O gesto do meu marido em abrir uma pequena mala para procurar uns documentos agora pela manhã, me remeteu ao quarto dos meus pais na década de 1970. Mais precisamente à uma cena recorrente, quando eu ficava em pé ao lado do meu pai, enquanto ele abria uma mala antiga, quadrada, pesada, que ficava sempre numa prateleira baixa do guarda-roupa.
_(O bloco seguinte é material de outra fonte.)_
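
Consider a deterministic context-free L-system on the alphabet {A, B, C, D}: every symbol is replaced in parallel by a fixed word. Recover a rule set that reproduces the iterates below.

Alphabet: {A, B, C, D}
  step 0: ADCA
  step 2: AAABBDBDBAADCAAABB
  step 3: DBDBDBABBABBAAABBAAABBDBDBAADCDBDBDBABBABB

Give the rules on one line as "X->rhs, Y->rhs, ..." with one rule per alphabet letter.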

De lá saiam coisas maravilhosas. Por volta de 1975, eu tinha todas as noites, estórias fantásticas que me transportavam para um castelo onde vivia uma bruxa ou para o pólo norte onde um urso sempre salvava a vida de um casal de idosos. Era de dentro da mala que surgiam documentos importantes compartilhados com minha mãe em reuniões na cozinha. Também um livro de exercícios que meu pai olhava atentamente para copiá-los todos os dias de manha. E ainda em 1984 – eu já com 14 anos- a mala surpreendia, quando de lá saiu o livro que me ensinou a redigir cartas comerciais. Foi assim por uma vida de muito amor. Até que um dia meu pai esvaziou a mala para eu fazer uma das aventuras mais longas da minha juventude. Ele a emprestaria para uma viagem de ônibus até o nordeste, comprovando a mim mesma que não ter dinheiro nunca poderia conter meus sonhos. A mala só esvaziou definitivamente quando mudamos de casa. Meu pai já havia partido, mas tudo que ela continha só mudou de lugar.
A meu pai, um grande homem, a quem sempre amei, admirei e me inspirei! Hoje e sempre…
Feliz Dia dos Pais a todos os pais, em especial, ao meu cunhado, Edson Medeiros, um pai que realmente admiro.